Scarseggiano giubbotti antiproiettile e caschi militari, la popolazione maschile è scesa compatta in strada per combattere. “Lo fanno anche i miei parenti, hanno imparato a costruire ed utilizzare bombe molotov. Il nostro esercito è forte e istruito. Soluzioni e via d’uscita? Solo un golpe contro Putin a mio parere. Chi è accanto al presidente russo, dentro il Cremlino, può e deve agire per fermare questo orrore”, il pensiero di Lesia, che ha nel cuore il desiderio di tornare presto a Kyiv, appena possibile. “Mi manca casa, complice la pandemia non sono potuta tornare negli ultimi anni. Cosa dice la mia famiglia? Prova a tranquillizzarmi, a farmi sorridere. Sono più forti di me, ce la faranno”, racconta, facendo spuntare un sorriso.

Lesia
Lesia

Leopoli è una città dell’Ucraina occidentale, a circa 70 km dal confine con la Polonia. Lì si sta trasferendo in queste ore l’ambasciata italiana, lì un birrificio si è convertito a ‘fabbrica’ di molotov, al grido di “Faremo di tutto per vincere questa guerra”. Di Leopoli è Irina, una delle tante persone che negli ultimi giorni si è impegnata con determinazione nel raccogliere gli aiuti destinati alla sua terra.

“Noi stiamo vivendo la guerra in seconda persona, i nostri cari in prima. Li sentiamo ogni giorno, quasi ora, sentirli piangere è terribile. Abbiamo familiari che li chiamano per andare a difendere la nazione, e lo fanno con coraggio e amore verso l’Ucraina. Ai russi vorrei dire che aiutare non significa ammazzare o bombardare, spero che tutte le donne russe possano far ragionare i loro uomini. Nessuno vorrebbe una guerra di questo tipo, una tale sofferenza per tutti. Speranza? Solo che finisca tutto al più presto. E’ tutto troppo brutto per essere vero”.

Irina
Irina

 

Tra i racconti che suscitano maggiore empatia e trasudano dolore c’è quello di Costantin, un ragazzo ucraino che fatica a trovare spiegazioni per quanto sta accadendo in Ucraina.
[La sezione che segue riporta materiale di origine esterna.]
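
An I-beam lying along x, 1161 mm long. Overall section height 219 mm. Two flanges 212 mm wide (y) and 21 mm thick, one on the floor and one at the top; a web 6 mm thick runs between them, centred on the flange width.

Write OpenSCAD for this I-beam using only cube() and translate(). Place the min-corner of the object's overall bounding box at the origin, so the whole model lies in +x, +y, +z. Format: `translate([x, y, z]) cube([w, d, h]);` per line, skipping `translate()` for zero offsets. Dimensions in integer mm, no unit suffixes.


cube([1161, 212, 21]);
translate([0, 103, 21]) cube([1161, 6, 177]);
translate([0, 0, 198]) cube([1161, 212, 21]);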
“Ho la famiglia, i parenti e gli amici in quei luoghi. Mio zio ha perso 2 case a causa dei bombardamenti. E’ una guerra vera e propria, anche se la Russia non la vuole chiamare cosi. Ci sono morti, disperazione, bambini che soffrono. In questo momento c’è il desiderio di vivere solo per dare una mano a tutti”.

Dare un supporto da lontano è l’unico sollievo per chi vorrebbe trovarsi a migliaia di chilometri. Nella sua terra, a combattere assieme ai suoi connazionali. “Mi sento colpevole, cerco di aiutare da qui in tutti i modi. I miei parenti e amici sono al fronte, a difendere l’Ucraina. La guerra ci ha unito come popolo. Faccio un appello a tutti: dateci una mano, perchè nessuno viva quello che stiamo vivendo noi in questi giorni”.

I racconti si intersecano in pause dall’impegno che li vede coinvolti alla Chiesa ortodossa, mentre chiunque attorno è indaffarato a sistemare pacchi, organizzare scatoloni in base al tipo di aiuto (medicinali, cibo, indumenti) che dovrà essere inviato in Ucraina. Un carico di solidarietà, unione che vuole rappresentare anche vicinanza e sostegno nel momento del dolore. Nei camion diretti nei luoghi di guerra trova spazio la speranza, anche se flebile, mentre i silenzi si mescolano perchè non trovano parole adatte per smentirlo.